An enthusiast for the Irish language, Proinsias took part in various projects for its promotion, apart from his broadcasting which was centred in the language. Among them were the book scheme An Club Leabhar, the newspaper Inniu, and the cultural festivals An tOireachtas agus Oireachtas na nGael. He was an author and print editor. He wrote the film histories Scéal na Scannán (1953) and Ár Scannáin Féin (1954), and the biography An Duinníneach (1958, with Donncha Ó Céileachair), and edited the autobiography Rotha Mór an tSaoil (1959), the biography Seán T.: Scéal a Bheatha (1963), and the essays Islands and Authors (1983). He recorded the last speakers of Irish in south-east Ulster and elsewhere. After he retired from RÉ (then RTÉ) in 1983, he began a close involvement with Dúiche Néill, the local Tyrone history society, editing its journal Dúiche Néill: Journal of the O Neill Country Historical Society from 1987, and still writing for it as late as the issue of 2009–10. He was awarded an honorary Doctorate of Literature by the University of Ulster in 2005.

Proinsias had a keen interest throughout his life in traditional music, and especially in traditional song. Irish-language songs were to the fore in his broadcasting life, and in 1953 he made the important Donegal recordings of Mrs Rose Green of Arranmore island which were first issued on the audiotape Róise na nAmhrán: Songs of a Donegal Woman (RTÉ, 1994). From the 1960s he also featured songs in English in such series as ‘The Ballad Tree’ and ‘The Singer and the Song’. He made documentary programmes on his fellow music-collectors Carl Hardebeck, Éinrí Ó Muirgheasa, Sam Henry and Francis O’Neill, and about singers such as Eddie Butcher, Paddy Tunney, Aodh Ó Duibheannaigh, Jerry Hicks and John Maguire, and the musician John Rea. In 1971 he was a cofounder with le Hugh Shields, Breandán Breathach, Seóirse Bodley and others of the Folk Music Society of Ireland, and was a regular attender at its meetings with his wife Síle, who predeceased him. Between 1976 and 1987 he made presentations to the Society that are reported in its newsletter Ceol Tíre (nos 7–9, 17, 20, 26, 30–31; available here). He edited his own field tapes of the Antrim singer Robert Cinnamond for the LP You Rambling Boys of Pleasure: Traditional Ballads and Songs from Ulster (Topic, 1975). He again dealt with music in many of his articles for Dúiche Neill, such as ‘Who Wrote “An Chúileann”? Was it a Benburb Man, Muiris Ó Dúgáin?’ (1988), ‘A Tyrone Woman and Her Songs: Mrs Eileen Keaney of Glenelly and Belfast’ (1992), ‘Dr George Sigerson and Those “Mountains High”’ (1994), ‘The Tunes We Played Going Away’ (2008), and ‘David Hammond (1982–2008): Some Personal Memories’ (2009–10).

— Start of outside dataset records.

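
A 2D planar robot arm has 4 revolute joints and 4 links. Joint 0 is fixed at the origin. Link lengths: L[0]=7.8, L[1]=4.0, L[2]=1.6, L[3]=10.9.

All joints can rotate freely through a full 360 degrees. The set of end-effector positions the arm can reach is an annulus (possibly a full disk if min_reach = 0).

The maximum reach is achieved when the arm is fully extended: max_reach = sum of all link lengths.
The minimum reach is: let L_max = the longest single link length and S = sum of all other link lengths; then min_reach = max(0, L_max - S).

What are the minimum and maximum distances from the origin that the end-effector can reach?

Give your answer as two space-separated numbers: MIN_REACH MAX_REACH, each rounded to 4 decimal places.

Link lengths: [7.8, 4.0, 1.6, 10.9]
max_reach = 7.8 + 4 + 1.6 + 10.9 = 24.3
L_max = max([7.8, 4.0, 1.6, 10.9]) = 10.9
S (sum of others) = 24.3 - 10.9 = 13.4
min_reach = max(0, 10.9 - 13.4) = max(0, -2.5) = 0

Answer: 0.0000 24.3000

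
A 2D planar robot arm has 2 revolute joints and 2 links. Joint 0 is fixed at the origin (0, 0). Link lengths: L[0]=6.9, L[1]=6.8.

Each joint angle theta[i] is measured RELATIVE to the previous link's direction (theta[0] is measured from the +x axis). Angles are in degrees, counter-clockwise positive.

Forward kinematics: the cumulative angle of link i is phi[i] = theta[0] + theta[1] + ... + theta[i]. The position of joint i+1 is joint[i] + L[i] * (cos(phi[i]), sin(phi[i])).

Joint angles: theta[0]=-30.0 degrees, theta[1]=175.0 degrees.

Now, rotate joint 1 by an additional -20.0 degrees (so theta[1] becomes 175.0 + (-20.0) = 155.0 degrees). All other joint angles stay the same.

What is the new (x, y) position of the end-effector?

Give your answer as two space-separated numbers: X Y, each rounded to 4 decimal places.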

In 1990 Proinsias generously donated a large collection of music materials – over 500 items, with indexes – to the Irish Traditional Music Archive: sound recordings, books, journals, programmes, newspapers, etc. They remain in the Archive for the benefit of the public and are part of his legacy.

The Board and staff of the Archive extend their sympathy to his daughter Mairéad and her family.